Whereas Willa hated Saturday night, the kids, Olen and Dottie, looked forward to it. With Willa not there to scold or hug, there were any number of opportunities to be bad. They weren’t, though. Even Dottie, the younger at eight, knew what was at stake. They perfectly grasped the dilemma their mother was in with work and not always being able to be there; how everything in their lives balanced on a knife blade. Willa cared so much and they could feel it. They wanted for it to be always like that. So, instead of running roughshod, breaking things and eating badly, they behaved and channeled their energy into a ritual built around a miracle of chance.

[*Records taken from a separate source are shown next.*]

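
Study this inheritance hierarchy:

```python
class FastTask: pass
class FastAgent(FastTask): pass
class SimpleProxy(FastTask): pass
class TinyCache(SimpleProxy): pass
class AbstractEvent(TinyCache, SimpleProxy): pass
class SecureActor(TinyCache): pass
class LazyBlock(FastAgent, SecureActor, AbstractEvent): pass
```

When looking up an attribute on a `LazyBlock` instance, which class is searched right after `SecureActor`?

L[LazyBlock] = LazyBlock + merge(L[FastAgent], L[SecureActor], L[AbstractEvent], [FastAgent SecureActor AbstractEvent])
  take FastAgent:  [FastAgent FastTask object] + [SecureActor TinyCache SimpleProxy FastTask object] + [AbstractEvent TinyCache SimpleProxy FastTask object] + [FastAgent SecureActor AbstractEvent]
  take SecureActor:  [FastTask object] + [SecureActor TinyCache SimpleProxy FastTask object] + [AbstractEvent TinyCache SimpleProxy FastTask object] + [SecureActor AbstractEvent]
  take AbstractEvent:  [FastTask object] + [TinyCache SimpleProxy FastTask object] + [AbstractEvent TinyCache SimpleProxy FastTask object] + [AbstractEvent]
  take TinyCache:  [FastTask object] + [TinyCache SimpleProxy FastTask object] + [TinyCache SimpleProxy FastTask object]
  take SimpleProxy:  [FastTask object] + [SimpleProxy FastTask object] + [SimpleProxy FastTask object]
  take FastTask:  [FastTask object] + [FastTask object] + [FastTask object]
  take object:  [object] + [object] + [object]
MRO: LazyBlock FastAgent SecureActor AbstractEvent TinyCache SimpleProxy FastTask object
SecureActor is at position 2; next is AbstractEvent.

AbstractEvent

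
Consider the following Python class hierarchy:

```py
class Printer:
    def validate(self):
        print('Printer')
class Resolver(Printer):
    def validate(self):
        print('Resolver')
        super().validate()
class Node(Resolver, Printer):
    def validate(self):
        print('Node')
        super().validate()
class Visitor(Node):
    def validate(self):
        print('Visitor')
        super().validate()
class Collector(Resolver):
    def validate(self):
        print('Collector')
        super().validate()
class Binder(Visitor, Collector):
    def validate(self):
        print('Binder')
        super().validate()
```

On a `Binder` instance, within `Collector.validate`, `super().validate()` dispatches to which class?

L[Binder] = Binder + merge(L[Visitor], L[Collector], [Visitor Collector])
  take Visitor:  [Visitor Node Resolver Printer object] + [Collector Resolver Printer object] + [Visitor Collector]
  take Node:  [Node Resolver Printer object] + [Collector Resolver Printer object] + [Collector]
  take Collector:  [Resolver Printer object] + [Collector Resolver Printer object] + [Collector]
  take Resolver:  [Resolver Printer object] + [Resolver Printer object]
  take Printer:  [Printer object] + [Printer object]
  take object:  [object] + [object]
MRO: Binder Visitor Node Collector Resolver Printer object
super() in Collector.validate on a Binder instance goes to the class after Collector in Binder's MRO: Resolver.

Resolver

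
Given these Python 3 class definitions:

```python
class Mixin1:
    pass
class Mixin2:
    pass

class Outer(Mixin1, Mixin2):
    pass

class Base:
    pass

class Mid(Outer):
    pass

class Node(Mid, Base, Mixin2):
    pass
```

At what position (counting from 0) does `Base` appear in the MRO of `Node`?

L[Node] = Node + merge(L[Mid], L[Base], L[Mixin2], [Mid Base Mixin2])
  take Mid:  [Mid Outer Mixin1 Mixin2 object] + [Base object] + [Mixin2 object] + [Mid Base Mixin2]
  take Outer:  [Outer Mixin1 Mixin2 object] + [Base object] + [Mixin2 object] + [Base Mixin2]
  take Mixin1:  [Mixin1 Mixin2 object] + [Base object] + [Mixin2 object] + [Base Mixin2]
  take Base:  [Mixin2 object] + [Base object] + [Mixin2 object] + [Base Mixin2]
  take Mixin2:  [Mixin2 object] + [object] + [Mixin2 object] + [Mixin2]
  take object:  [object] + [object] + [object]
MRO: Node Mid Outer Mixin1 Base Mixin2 object
Base sits at index 4.

4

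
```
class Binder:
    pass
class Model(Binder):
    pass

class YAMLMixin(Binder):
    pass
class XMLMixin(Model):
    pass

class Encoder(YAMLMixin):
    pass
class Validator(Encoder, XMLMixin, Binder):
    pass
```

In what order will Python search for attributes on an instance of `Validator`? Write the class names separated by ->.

Validator -> Encoder -> YAMLMixin -> XMLMixin -> Model -> Binder -> object

L[Validator] = Validator + merge(L[Encoder], L[XMLMixin], L[Binder], [Encoder XMLMixin Binder])
  take Encoder:  [Encoder YAMLMixin Binder object] + [XMLMixin Model Binder object] + [Binder object] + [Encoder XMLMixin Binder]
  take YAMLMixin:  [YAMLMixin Binder object] + [XMLMixin Model Binder object] + [Binder object] + [XMLMixin Binder]
  take XMLMixin:  [Binder object] + [XMLMixin Model Binder object] + [Binder object] + [XMLMixin Binder]
  take Model:  [Binder object] + [Model Binder object] + [Binder object] + [Binder]
  take Binder:  [Binder object] + [Binder object] + [Binder object] + [Binder]
  take object:  [object] + [object] + [object]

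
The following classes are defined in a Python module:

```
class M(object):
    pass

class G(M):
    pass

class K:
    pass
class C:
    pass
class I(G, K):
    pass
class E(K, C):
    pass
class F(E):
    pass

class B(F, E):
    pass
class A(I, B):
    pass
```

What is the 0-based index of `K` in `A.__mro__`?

L[A] = A + merge(L[I], L[B], [I B])
  take I:  [I G M K object] + [B F E K C object] + [I B]
  take G:  [G M K object] + [B F E K C object] + [B]
  take M:  [M K object] + [B F E K C object] + [B]
  take B:  [K object] + [B F E K C object] + [B]
  take F:  [K object] + [F E K C object]
  take E:  [K object] + [E K C object]
  take K:  [K object] + [K C object]
  take C:  [object] + [C object]
  take object:  [object] + [object]
MRO: A I G M B F E K C object
K sits at index 7.

7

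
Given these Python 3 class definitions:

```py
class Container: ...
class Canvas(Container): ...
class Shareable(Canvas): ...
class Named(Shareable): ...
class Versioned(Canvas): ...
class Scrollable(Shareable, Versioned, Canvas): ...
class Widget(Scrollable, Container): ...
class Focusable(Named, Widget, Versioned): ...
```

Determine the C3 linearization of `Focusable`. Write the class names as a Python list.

[Focusable, Named, Widget, Scrollable, Shareable, Versioned, Canvas, Container, object]

L[Focusable] = Focusable + merge(L[Named], L[Widget], L[Versioned], [Named Widget Versioned])
  take Named:  [Named Shareable Canvas Container object] + [Widget Scrollable Shareable Versioned Canvas Container object] + [Versioned Canvas Container object] + [Named Widget Versioned]
  take Widget:  [Shareable Canvas Container object] + [Widget Scrollable Shareable Versioned Canvas Container object] + [Versioned Canvas Container object] + [Widget Versioned]
  take Scrollable:  [Shareable Canvas Container object] + [Scrollable Shareable Versioned Canvas Container object] + [Versioned Canvas Container object] + [Versioned]
  take Shareable:  [Shareable Canvas Container object] + [Shareable Versioned Canvas Container object] + [Versioned Canvas Container object] + [Versioned]
  take Versioned:  [Canvas Container object] + [Versioned Canvas Container object] + [Versioned Canvas Container object] + [Versioned]
  take Canvas:  [Canvas Container object] + [Canvas Container object] + [Canvas Container object]
  take Container:  [Container object] + [Container object] + [Container object]
  take object:  [object] + [object] + [object]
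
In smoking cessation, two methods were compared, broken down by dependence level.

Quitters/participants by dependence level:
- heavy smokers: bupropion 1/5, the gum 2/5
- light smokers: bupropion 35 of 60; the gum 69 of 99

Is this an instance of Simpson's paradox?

No

Heavy smokers: bupropion 1/5 = 20.0%, the gum 2/5 = 40.0% → the gum
Light smokers: bupropion 35/60 = 58.3%, the gum 69/99 = 69.7% → the gum
Overall: bupropion 36/65 = 55.4%, the gum 71/104 = 68.3% → the gum
The gum wins overall and in every dependence group — no reversal.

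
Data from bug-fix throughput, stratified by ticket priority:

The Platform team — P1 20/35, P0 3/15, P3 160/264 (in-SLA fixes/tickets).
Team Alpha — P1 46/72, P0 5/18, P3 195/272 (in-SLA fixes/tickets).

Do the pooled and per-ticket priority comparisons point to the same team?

P1: the Platform team 20/35 = 57.1%, Team Alpha 46/72 = 63.9% → Team Alpha
P0: the Platform team 3/15 = 20.0%, Team Alpha 5/18 = 27.8% → Team Alpha
P3: the Platform team 160/264 = 60.6%, Team Alpha 195/272 = 71.7% → Team Alpha
Overall: the Platform team 183/314 = 58.3%, Team Alpha 246/362 = 68.0% → Team Alpha
Team Alpha wins overall and in every ticket group — no reversal.

Yes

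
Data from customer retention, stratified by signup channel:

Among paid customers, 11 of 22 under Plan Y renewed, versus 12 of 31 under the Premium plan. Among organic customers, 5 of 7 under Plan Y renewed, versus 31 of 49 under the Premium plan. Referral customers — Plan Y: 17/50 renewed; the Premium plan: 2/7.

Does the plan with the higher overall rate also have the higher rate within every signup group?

No

Paid: Plan Y 11/22 = 50.0%, the Premium plan 12/31 = 38.7% → Plan Y
Organic: Plan Y 5/7 = 71.4%, the Premium plan 31/49 = 63.3% → Plan Y
Referral: Plan Y 17/50 = 34.0%, the Premium plan 2/7 = 28.6% → Plan Y
Overall: Plan Y 33/79 = 41.8%, the Premium plan 45/87 = 51.7% → the Premium plan
Plan Y wins each signup group but the Premium plan wins overall — the comparison reverses. Plan Y's customers skew toward referral, which has a lower base rate.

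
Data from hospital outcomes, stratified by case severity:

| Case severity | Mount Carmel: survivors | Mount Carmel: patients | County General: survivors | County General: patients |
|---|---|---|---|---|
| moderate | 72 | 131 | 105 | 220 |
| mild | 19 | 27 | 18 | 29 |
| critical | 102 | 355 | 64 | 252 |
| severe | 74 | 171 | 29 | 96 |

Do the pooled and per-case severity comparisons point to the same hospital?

Moderate: Mount Carmel 72/131 = 55.0%, County General 105/220 = 47.7% → Mount Carmel
Mild: Mount Carmel 19/27 = 70.4%, County General 18/29 = 62.1% → Mount Carmel
Critical: Mount Carmel 102/355 = 28.7%, County General 64/252 = 25.4% → Mount Carmel
Severe: Mount Carmel 74/171 = 43.3%, County General 29/96 = 30.2% → Mount Carmel
Overall: Mount Carmel 267/684 = 39.0%, County General 216/597 = 36.2% → Mount Carmel
Mount Carmel wins overall and in every case group — no reversal.

Yes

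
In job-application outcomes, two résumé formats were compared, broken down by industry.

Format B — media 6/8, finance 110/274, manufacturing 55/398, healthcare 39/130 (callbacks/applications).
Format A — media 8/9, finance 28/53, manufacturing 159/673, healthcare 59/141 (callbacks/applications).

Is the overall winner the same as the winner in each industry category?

Yes

Media: Format B 6/8 = 75.0%, Format A 8/9 = 88.9% → Format A
Finance: Format B 110/274 = 40.1%, Format A 28/53 = 52.8% → Format A
Manufacturing: Format B 55/398 = 13.8%, Format A 159/673 = 23.6% → Format A
Healthcare: Format B 39/130 = 30.0%, Format A 59/141 = 41.8% → Format A
Overall: Format B 210/810 = 25.9%, Format A 254/876 = 29.0% → Format A
Format A wins overall and in every industry group — no reversal.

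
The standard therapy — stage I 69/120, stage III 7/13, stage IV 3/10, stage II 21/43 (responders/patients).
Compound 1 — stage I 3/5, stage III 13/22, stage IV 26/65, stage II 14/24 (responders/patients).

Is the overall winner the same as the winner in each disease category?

Stage I: the standard therapy 69/120 = 57.5%, Compound 1 3/5 = 60.0% → Compound 1
Stage III: the standard therapy 7/13 = 53.8%, Compound 1 13/22 = 59.1% → Compound 1
Stage IV: the standard therapy 3/10 = 30.0%, Compound 1 26/65 = 40.0% → Compound 1
Stage II: the standard therapy 21/43 = 48.8%, Compound 1 14/24 = 58.3% → Compound 1
Overall: the standard therapy 100/186 = 53.8%, Compound 1 56/116 = 48.3% → the standard therapy
Compound 1 wins each disease group but the standard therapy wins overall — the comparison reverses. Compound 1's patients skew toward stage IV, which has a lower base rate.

No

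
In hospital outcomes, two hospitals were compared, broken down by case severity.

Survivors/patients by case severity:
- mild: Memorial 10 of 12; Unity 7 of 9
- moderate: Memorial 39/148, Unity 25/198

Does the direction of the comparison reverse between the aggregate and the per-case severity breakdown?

Mild: Memorial 10/12 = 83.3%, Unity 7/9 = 77.8% → Memorial
Moderate: Memorial 39/148 = 26.4%, Unity 25/198 = 12.6% → Memorial
Overall: Memorial 49/160 = 30.6%, Unity 32/207 = 15.5% → Memorial
Memorial wins overall and in every case group — no reversal.

No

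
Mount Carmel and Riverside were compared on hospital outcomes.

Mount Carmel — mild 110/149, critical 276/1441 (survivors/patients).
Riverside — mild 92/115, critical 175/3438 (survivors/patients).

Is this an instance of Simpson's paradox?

Mild: Mount Carmel 110/149 = 73.8%, Riverside 92/115 = 80.0% → Riverside
Critical: Mount Carmel 276/1441 = 19.2%, Riverside 175/3438 = 5.1% → Mount Carmel
Overall: Mount Carmel 386/1590 = 24.3%, Riverside 267/3553 = 7.5% → Mount Carmel
Neither sweeps: Mount Carmel wins 1 of 2 groups, Riverside wins 1. Mount Carmel wins overall but not every group — no Simpson reversal.

No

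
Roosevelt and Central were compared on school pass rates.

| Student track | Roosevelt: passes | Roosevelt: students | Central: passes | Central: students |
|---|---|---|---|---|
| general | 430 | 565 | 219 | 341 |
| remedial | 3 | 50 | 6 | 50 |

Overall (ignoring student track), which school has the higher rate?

General: Roosevelt 430/565 = 76.1%, Central 219/341 = 64.2% → Roosevelt
Remedial: Roosevelt 3/50 = 6.0%, Central 6/50 = 12.0% → Central
Overall: Roosevelt 433/615 = 70.4%, Central 225/391 = 57.5% → Roosevelt
(Neither sweeps every student group, but Roosevelt has the higher pooled rate.)

Roosevelt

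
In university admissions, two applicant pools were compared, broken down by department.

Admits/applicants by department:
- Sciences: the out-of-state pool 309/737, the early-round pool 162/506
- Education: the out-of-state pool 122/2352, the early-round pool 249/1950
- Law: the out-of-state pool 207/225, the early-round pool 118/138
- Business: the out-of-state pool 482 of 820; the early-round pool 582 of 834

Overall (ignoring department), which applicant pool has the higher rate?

the early-round pool

Sciences: the out-of-state pool 309/737 = 41.9%, the early-round pool 162/506 = 32.0% → the out-of-state pool
Education: the out-of-state pool 122/2352 = 5.2%, the early-round pool 249/1950 = 12.8% → the early-round pool
Law: the out-of-state pool 207/225 = 92.0%, the early-round pool 118/138 = 85.5% → the out-of-state pool
Business: the out-of-state pool 482/820 = 58.8%, the early-round pool 582/834 = 69.8% → the early-round pool
Overall: the out-of-state pool 1120/4134 = 27.1%, the early-round pool 1111/3428 = 32.4% → the early-round pool
(Neither sweeps every department group, but the early-round pool has the higher pooled rate.)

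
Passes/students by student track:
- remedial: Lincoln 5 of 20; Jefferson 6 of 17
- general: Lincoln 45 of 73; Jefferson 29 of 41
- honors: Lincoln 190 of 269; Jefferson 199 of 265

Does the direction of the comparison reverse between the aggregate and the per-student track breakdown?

Remedial: Lincoln 5/20 = 25.0%, Jefferson 6/17 = 35.3% → Jefferson
General: Lincoln 45/73 = 61.6%, Jefferson 29/41 = 70.7% → Jefferson
Honors: Lincoln 190/269 = 70.6%, Jefferson 199/265 = 75.1% → Jefferson
Overall: Lincoln 240/362 = 66.3%, Jefferson 234/323 = 72.4% → Jefferson
Jefferson wins overall and in every student group — no reversal.

No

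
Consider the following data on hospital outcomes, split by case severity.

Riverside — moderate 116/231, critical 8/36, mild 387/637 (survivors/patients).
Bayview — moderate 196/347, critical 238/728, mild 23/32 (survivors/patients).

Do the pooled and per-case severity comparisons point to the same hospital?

No

Moderate: Riverside 116/231 = 50.2%, Bayview 196/347 = 56.5% → Bayview
Critical: Riverside 8/36 = 22.2%, Bayview 238/728 = 32.7% → Bayview
Mild: Riverside 387/637 = 60.8%, Bayview 23/32 = 71.9% → Bayview
Overall: Riverside 511/904 = 56.5%, Bayview 457/1107 = 41.3% → Riverside
Bayview wins each case group but Riverside wins overall — the comparison reverses. Bayview's patients skew toward critical, which has a lower base rate.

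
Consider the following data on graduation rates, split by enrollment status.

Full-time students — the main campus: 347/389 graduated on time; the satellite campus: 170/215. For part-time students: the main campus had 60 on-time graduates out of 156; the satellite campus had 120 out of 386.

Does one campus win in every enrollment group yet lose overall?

No

Full-time: the main campus 347/389 = 89.2%, the satellite campus 170/215 = 79.1% → the main campus
Part-time: the main campus 60/156 = 38.5%, the satellite campus 120/386 = 31.1% → the main campus
Overall: the main campus 407/545 = 74.7%, the satellite campus 290/601 = 48.3% → the main campus
The main campus wins overall and in every enrollment group — no reversal.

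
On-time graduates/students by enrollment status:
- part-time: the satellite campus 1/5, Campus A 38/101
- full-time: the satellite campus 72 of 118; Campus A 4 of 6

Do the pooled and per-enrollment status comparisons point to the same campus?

No

Part-time: the satellite campus 1/5 = 20.0%, Campus A 38/101 = 37.6% → Campus A
Full-time: the satellite campus 72/118 = 61.0%, Campus A 4/6 = 66.7% → Campus A
Overall: the satellite campus 73/123 = 59.3%, Campus A 42/107 = 39.3% → the satellite campus
Campus A wins each enrollment group but the satellite campus wins overall — the comparison reverses. Campus A's students skew toward part-time, which has a lower base rate.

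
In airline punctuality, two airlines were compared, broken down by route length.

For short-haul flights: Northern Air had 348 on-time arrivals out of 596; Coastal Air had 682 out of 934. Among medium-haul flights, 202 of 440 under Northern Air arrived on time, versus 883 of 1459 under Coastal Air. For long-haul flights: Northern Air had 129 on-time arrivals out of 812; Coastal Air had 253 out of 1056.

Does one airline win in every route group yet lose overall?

No

Short-haul: Northern Air 348/596 = 58.4%, Coastal Air 682/934 = 73.0% → Coastal Air
Medium-haul: Northern Air 202/440 = 45.9%, Coastal Air 883/1459 = 60.5% → Coastal Air
Long-haul: Northern Air 129/812 = 15.9%, Coastal Air 253/1056 = 24.0% → Coastal Air
Overall: Northern Air 679/1848 = 36.7%, Coastal Air 1818/3449 = 52.7% → Coastal Air
Coastal Air wins overall and in every route group — no reversal.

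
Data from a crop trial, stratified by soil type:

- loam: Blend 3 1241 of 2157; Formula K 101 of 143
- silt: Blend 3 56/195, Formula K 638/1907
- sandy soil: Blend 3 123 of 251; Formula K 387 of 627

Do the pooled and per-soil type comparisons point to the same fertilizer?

No

Loam: Blend 3 1241/2157 = 57.5%, Formula K 101/143 = 70.6% → Formula K
Silt: Blend 3 56/195 = 28.7%, Formula K 638/1907 = 33.5% → Formula K
Sandy soil: Blend 3 123/251 = 49.0%, Formula K 387/627 = 61.7% → Formula K
Overall: Blend 3 1420/2603 = 54.6%, Formula K 1126/2677 = 42.1% → Blend 3
Formula K wins each soil group but Blend 3 wins overall — the comparison reverses. Formula K's plots skew toward silt, which has a lower base rate.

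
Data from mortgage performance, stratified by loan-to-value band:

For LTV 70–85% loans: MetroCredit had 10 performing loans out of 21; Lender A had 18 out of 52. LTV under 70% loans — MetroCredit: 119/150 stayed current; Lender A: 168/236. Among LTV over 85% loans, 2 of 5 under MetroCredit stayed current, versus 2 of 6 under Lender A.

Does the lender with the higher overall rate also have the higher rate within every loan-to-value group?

LTV 70–85%: MetroCredit 10/21 = 47.6%, Lender A 18/52 = 34.6% → MetroCredit
LTV under 70%: MetroCredit 119/150 = 79.3%, Lender A 168/236 = 71.2% → MetroCredit
LTV over 85%: MetroCredit 2/5 = 40.0%, Lender A 2/6 = 33.3% → MetroCredit
Overall: MetroCredit 131/176 = 74.4%, Lender A 188/294 = 63.9% → MetroCredit
MetroCredit wins overall and in every loan-to-value group — no reversal.

Yes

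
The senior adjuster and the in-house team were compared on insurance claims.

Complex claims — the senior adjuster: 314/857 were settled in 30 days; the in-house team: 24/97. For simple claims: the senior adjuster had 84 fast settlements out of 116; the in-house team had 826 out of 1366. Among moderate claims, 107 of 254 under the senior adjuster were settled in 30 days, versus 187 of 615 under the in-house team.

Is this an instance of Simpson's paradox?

Yes

Complex: the senior adjuster 314/857 = 36.6%, the in-house team 24/97 = 24.7% → the senior adjuster
Simple: the senior adjuster 84/116 = 72.4%, the in-house team 826/1366 = 60.5% → the senior adjuster
Moderate: the senior adjuster 107/254 = 42.1%, the in-house team 187/615 = 30.4% → the senior adjuster
Overall: the senior adjuster 505/1227 = 41.2%, the in-house team 1037/2078 = 49.9% → the in-house team
The senior adjuster wins each claim group but the in-house team wins overall — the comparison reverses. The senior adjuster's claims skew toward complex, which has a lower base rate.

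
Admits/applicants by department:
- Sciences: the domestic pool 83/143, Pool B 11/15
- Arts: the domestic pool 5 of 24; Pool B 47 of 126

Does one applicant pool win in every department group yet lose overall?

Yes

Sciences: the domestic pool 83/143 = 58.0%, Pool B 11/15 = 73.3% → Pool B
Arts: the domestic pool 5/24 = 20.8%, Pool B 47/126 = 37.3% → Pool B
Overall: the domestic pool 88/167 = 52.7%, Pool B 58/141 = 41.1% → the domestic pool
Pool B wins each department group but the domestic pool wins overall — the comparison reverses. Pool B's applicants skew toward Arts, which has a lower base rate.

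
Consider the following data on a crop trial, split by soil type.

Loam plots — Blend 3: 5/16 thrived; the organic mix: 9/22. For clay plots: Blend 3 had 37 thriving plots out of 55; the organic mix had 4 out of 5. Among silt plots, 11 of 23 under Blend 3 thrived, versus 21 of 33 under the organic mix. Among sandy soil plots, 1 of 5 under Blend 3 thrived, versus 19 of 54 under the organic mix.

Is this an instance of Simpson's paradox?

Loam: Blend 3 5/16 = 31.2%, the organic mix 9/22 = 40.9% → the organic mix
Clay: Blend 3 37/55 = 67.3%, the organic mix 4/5 = 80.0% → the organic mix
Silt: Blend 3 11/23 = 47.8%, the organic mix 21/33 = 63.6% → the organic mix
Sandy soil: Blend 3 1/5 = 20.0%, the organic mix 19/54 = 35.2% → the organic mix
Overall: Blend 3 54/99 = 54.5%, the organic mix 53/114 = 46.5% → Blend 3
The organic mix wins each soil group but Blend 3 wins overall — the comparison reverses. The organic mix's plots skew toward sandy soil, which has a lower base rate.

Yes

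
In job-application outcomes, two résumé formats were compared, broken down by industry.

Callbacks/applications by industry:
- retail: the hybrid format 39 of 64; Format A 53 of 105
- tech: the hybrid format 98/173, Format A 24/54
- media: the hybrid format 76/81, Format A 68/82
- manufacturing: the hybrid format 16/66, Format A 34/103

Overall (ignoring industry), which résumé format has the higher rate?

Retail: the hybrid format 39/64 = 60.9%, Format A 53/105 = 50.5% → the hybrid format
Tech: the hybrid format 98/173 = 56.6%, Format A 24/54 = 44.4% → the hybrid format
Media: the hybrid format 76/81 = 93.8%, Format A 68/82 = 82.9% → the hybrid format
Manufacturing: the hybrid format 16/66 = 24.2%, Format A 34/103 = 33.0% → Format A
Overall: the hybrid format 229/384 = 59.6%, Format A 179/344 = 52.0% → the hybrid format
(Neither sweeps every industry group, but the hybrid format has the higher pooled rate.)

the hybrid format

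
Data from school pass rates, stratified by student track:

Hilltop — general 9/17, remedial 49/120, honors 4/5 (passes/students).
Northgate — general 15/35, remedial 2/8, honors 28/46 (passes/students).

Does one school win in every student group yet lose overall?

General: Hilltop 9/17 = 52.9%, Northgate 15/35 = 42.9% → Hilltop
Remedial: Hilltop 49/120 = 40.8%, Northgate 2/8 = 25.0% → Hilltop
Honors: Hilltop 4/5 = 80.0%, Northgate 28/46 = 60.9% → Hilltop
Overall: Hilltop 62/142 = 43.7%, Northgate 45/89 = 50.6% → Northgate
Hilltop wins each student group but Northgate wins overall — the comparison reverses. Hilltop's students skew toward remedial, which has a lower base rate.

Yes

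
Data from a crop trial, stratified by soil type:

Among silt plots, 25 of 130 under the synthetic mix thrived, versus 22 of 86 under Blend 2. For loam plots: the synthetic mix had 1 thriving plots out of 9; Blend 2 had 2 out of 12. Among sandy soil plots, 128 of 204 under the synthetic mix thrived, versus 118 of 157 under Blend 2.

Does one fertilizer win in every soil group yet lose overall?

No

Silt: the synthetic mix 25/130 = 19.2%, Blend 2 22/86 = 25.6% → Blend 2
Loam: the synthetic mix 1/9 = 11.1%, Blend 2 2/12 = 16.7% → Blend 2
Sandy soil: the synthetic mix 128/204 = 62.7%, Blend 2 118/157 = 75.2% → Blend 2
Overall: the synthetic mix 154/343 = 44.9%, Blend 2 142/255 = 55.7% → Blend 2
Blend 2 wins overall and in every soil group — no reversal.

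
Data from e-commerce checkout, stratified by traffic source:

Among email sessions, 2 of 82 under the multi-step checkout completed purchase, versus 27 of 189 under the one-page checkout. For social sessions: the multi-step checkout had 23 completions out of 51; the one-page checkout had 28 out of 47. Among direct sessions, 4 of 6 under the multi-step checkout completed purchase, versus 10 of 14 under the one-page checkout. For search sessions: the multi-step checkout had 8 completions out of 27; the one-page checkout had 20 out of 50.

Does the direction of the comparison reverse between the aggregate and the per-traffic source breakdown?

Email: the multi-step checkout 2/82 = 2.4%, the one-page checkout 27/189 = 14.3% → the one-page checkout
Social: the multi-step checkout 23/51 = 45.1%, the one-page checkout 28/47 = 59.6% → the one-page checkout
Direct: the multi-step checkout 4/6 = 66.7%, the one-page checkout 10/14 = 71.4% → the one-page checkout
Search: the multi-step checkout 8/27 = 29.6%, the one-page checkout 20/50 = 40.0% → the one-page checkout
Overall: the multi-step checkout 37/166 = 22.3%, the one-page checkout 85/300 = 28.3% → the one-page checkout
The one-page checkout wins overall and in every traffic group — no reversal.

No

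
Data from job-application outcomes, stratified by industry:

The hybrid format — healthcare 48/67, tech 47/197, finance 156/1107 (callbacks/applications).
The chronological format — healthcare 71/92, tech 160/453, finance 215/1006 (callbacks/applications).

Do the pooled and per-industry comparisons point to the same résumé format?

Yes

Healthcare: the hybrid format 48/67 = 71.6%, the chronological format 71/92 = 77.2% → the chronological format
Tech: the hybrid format 47/197 = 23.9%, the chronological format 160/453 = 35.3% → the chronological format
Finance: the hybrid format 156/1107 = 14.1%, the chronological format 215/1006 = 21.4% → the chronological format
Overall: the hybrid format 251/1371 = 18.3%, the chronological format 446/1551 = 28.8% → the chronological format
The chronological format wins overall and in every industry group — no reversal.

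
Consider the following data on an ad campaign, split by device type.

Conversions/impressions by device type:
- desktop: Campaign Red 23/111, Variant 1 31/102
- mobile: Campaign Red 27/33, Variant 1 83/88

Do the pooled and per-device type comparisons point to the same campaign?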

At the door, before leaving, Willa knelt down in front of the kids and once again went through the list of things they were absolutely not allowed to do—leave the apartment, open the door to strangers, cook anything on the stove. They could use the microwave to heat up their dinner, spaghetti in the refrigerator from two nights earlier.
“What if it’s the cops at the door?” asked Dottie.
Willa remained patient and said, “Get a chair, stand on it, and look through the peep hole. If it’s someone saying they are the cops and they’re not dressed like cops, go and get in the bathroom and lock the door behind you.”
“We’ll be OK,” said Dottie, sensing that even the thought of someone breaking in made her mother a nervous wreck.
Willa reached into the pocket of her blue-striped uniform and brought out a small bag of M&M’s in each hand. “You can only eat these after dinner and if you’re good,” she said, and they all laughed at the absurdity of it. Then she slipped her coat on, kissed and hugged them, and went out the door. She waited to hear it lock behind her and then the kids listened to her footsteps on the creaky stairway heading down to the dark lobby. They bolted into the living room at the front of the apartment to look out the tall window. In the twilight they saw her heading up Rose Street, away from the dilapidated end of the city.